Loading times produced interesting results:
Here, again, we see [Serializable] as the best choice for “serialization”. What I found surprising was that the loading times for using either interface method came out about the same. Still, the loading time for a Hextille<> with R=99 took nearly 25 seconds to load. That’s simply unacceptable for a game.
However, the BinaryReader was blazingly fast. So fast that I quadruple-checked to ensure it was working properly. Want to know how fast it is? When creating a Hextille<>, the constructor will link the cells together with proper path information, which also contains a reference to the destination node. Obviously you cannot serialize a reference to an object in memory, so that information is lost when saving. To fix this, one has to re-link the references at load time. This re-linking isn’t included in the timing for [Serializable], ISerializable, or IXmlSerializable. Only the BinaryReader loading technique implemented the re-linking (so I could check it was importing properly). The time above for BinaryReader includes the re-linking. It’s that fast.
["All Programming Is An Exercise In Caching" -- Terje Mathisen]
“Okay”, I hear you think, “But what if the data is fitting nicely into the file cache when using the BinaryReader?” Well, that’s a good point. Outputting just the binary loses all type information, and everything is nicely aligned and small. What about that?
That’s obviously not the issue. A Hextille<> with a radius=250 has 188251 vertices and 1126500 edges and still it only took about 2.5 seconds to handle.
Even with the BinaryReader/Writer being the clear winner for storing or transmitting data, I still see uses for going with the [Serialization] attribute method. Losing type information is a big deal in situations where you may not know how the object was originally stored. It’s also ridiculously simple to add support to a project. I am a big fan of the fire-and-forget methodology, and so I will be revisiting using [Serialization] in the future.

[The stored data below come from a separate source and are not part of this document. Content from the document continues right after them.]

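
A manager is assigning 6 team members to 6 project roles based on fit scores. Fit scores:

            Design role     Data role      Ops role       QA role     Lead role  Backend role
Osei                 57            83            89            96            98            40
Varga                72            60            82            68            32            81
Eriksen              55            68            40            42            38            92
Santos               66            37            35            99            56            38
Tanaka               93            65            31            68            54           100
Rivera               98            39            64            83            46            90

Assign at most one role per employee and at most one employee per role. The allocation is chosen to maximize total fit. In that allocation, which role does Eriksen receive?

Eriksen receives Data role.

This is a one-to-one assignment (maximum-weight bipartite matching).
Optimal: Osei→Lead role (98 pts), Varga→Ops role (82 pts), Eriksen→Data role (68 pts), Santos→QA role (99 pts), Tanaka→Backend role (100 pts), Rivera→Design role (98 pts) — total 98+82+68+99+100+98 = 545 pts.
Column-greedy (each role in turn goes to its best remaining employee) gives 508 pts, worse by 37.
Eriksen's own top role is Backend role (92 pts), but forcing Eriksen→Backend role and reassigning the rest optimally gives only 534 pts — worse by 11.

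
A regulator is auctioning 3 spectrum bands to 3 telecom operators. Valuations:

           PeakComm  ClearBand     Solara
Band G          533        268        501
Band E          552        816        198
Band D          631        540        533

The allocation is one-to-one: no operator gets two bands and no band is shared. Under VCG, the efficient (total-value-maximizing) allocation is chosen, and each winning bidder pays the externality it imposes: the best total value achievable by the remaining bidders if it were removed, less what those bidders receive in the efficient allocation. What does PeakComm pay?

Efficient allocation: PeakComm→Band D ($631M), ClearBand→Band E ($816M), Solara→Band G ($501M); total welfare W = $1948M.
PeakComm receives Band D at value $631M, so the others get W − 631 = $1317M.
Without PeakComm: best allocation of the remaining 2 bidders over all 3 bands is ClearBand→Band E ($816M), Solara→Band D ($533M), total $1349M.
VCG payment = (others' best without PeakComm) − (others' welfare with PeakComm) = 1349 − 1317 = $32M.

PeakComm pays $32M.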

Using XML to store data that doesn’t need to be edited by a human with a text-editor is a bad idea. There’s very little benefit, and if you’re going to go that route you might as well use something like JSON, provided you don’t need to store dictionaries that aren’t <string,object>. (There may be a fix for that, I’m still looking and will report back when I know with any certainty).
Overall, the most surprising thing was that using the ISerializable Interface turned out to be slower than the built-in method. I would have figured it to be faster since you control exactly how the object gets serialized. In a future post I’ll track down exactly why this is the case.